Государству, во всяком случае в теории, отводилась роль постороннего наблюдателя, который якобы не должен вмешиваться в свободную игру рыночных сил, а призван лишь обеспечивать необходимые условия для эффективного проявления и функционирования этих сил. Предполагалось, что невидимая рука рынка сама по себе без вмешательства посредников в лице будь то государства, партий или отдельных лиц способна навести порядок в экономической и социальной сферах.

Господствовал принцип — «каждый за себя». Успех в предпринимательской сфере рассматривался как признак избранности человека, его состоятельности, дееспособности и эффективности. Такая установка в конечном итоге привела к утверждению в сознании наиболее удачливых предпринимателей и бизнесменов идеи о выживаемости наиболее приспособленных к жизни. Особенно притягательной эта идея оказалась для крупных капиталистов, магнатов, создавших огромные корпорации, финансовые и финансово-промышленные империи. В действительности же подобный капитализм никогда и нигде не существовал и не мог существовать. Даже в США, которые в конце XIX-начале ХХ в. считались классической страной свободно-предпринимательского капитализма, государство, как на федеральном, так и на штатном уровне довольно активно вмешивалось в экономическую и социальную сферы. Так, по мнению многих специалистов, без существенной государственной помощи невозможно было бы строительство широчайшей сети железных дорог, которая внесла огромный вклад в освоение громадного североамериканского континента.

Эволюция капиталистического общества в последние десятилетия XIX в. сопровождалась сужением сферы действия принципов свободной конкуренции и ничем не ограниченного свободного рынка. Это в свою очередь свидетельствовало о четко проявляющемся противоречии между декларированными принципами индивидуальной свободы и равенства возможностей и капиталистическими реальностями. Убыстряющимися темпами шел процесс централизации и концентрации производства.

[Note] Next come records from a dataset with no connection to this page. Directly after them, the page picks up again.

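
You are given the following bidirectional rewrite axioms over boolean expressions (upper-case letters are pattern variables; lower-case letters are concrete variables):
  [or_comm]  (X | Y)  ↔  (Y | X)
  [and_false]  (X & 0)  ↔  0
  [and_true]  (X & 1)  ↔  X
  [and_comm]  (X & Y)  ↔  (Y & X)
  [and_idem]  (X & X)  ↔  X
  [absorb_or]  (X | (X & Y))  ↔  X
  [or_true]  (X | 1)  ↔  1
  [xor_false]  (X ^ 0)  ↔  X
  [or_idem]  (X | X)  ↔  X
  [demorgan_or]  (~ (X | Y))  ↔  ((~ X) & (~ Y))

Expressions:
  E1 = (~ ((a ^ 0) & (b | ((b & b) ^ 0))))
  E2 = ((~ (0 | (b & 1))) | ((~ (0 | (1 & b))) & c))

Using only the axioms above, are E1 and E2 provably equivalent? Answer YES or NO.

NO

All listed rules preserve value, hence provable equivalence implies equal values everywhere; look for a separating assignment.
a=0, b=1, c=0 gives E1 ↦ 1, E2 ↦ 0; values differ ⇒ not provably equivalent.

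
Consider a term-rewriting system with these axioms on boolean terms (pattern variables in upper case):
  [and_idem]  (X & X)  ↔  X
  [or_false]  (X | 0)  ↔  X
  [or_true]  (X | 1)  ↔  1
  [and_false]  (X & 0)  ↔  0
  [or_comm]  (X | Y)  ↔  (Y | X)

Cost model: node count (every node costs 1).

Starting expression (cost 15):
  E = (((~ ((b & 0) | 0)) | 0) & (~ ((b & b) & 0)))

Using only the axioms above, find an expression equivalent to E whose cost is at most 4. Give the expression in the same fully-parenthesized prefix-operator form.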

В условиях постоянно обостряющейся конкуренции мелкие и средние предприятия, встречая непреодолимые трудности в борьбе с более сильными конкурентами, оказывались на обочине экономической жизни. Их положение усугублялось появлением разного рода капиталистических объединений в виде корпораций, трестов, синдикатов и т.д., которые так или иначе сосредоточивали в своих руках большую часть производства и сбыта наиболее доходных видов промышленной продукции. Устанавливая монополию в целых отраслях, они обеспечивали свое господствующее положение в экономике соответствующих стран.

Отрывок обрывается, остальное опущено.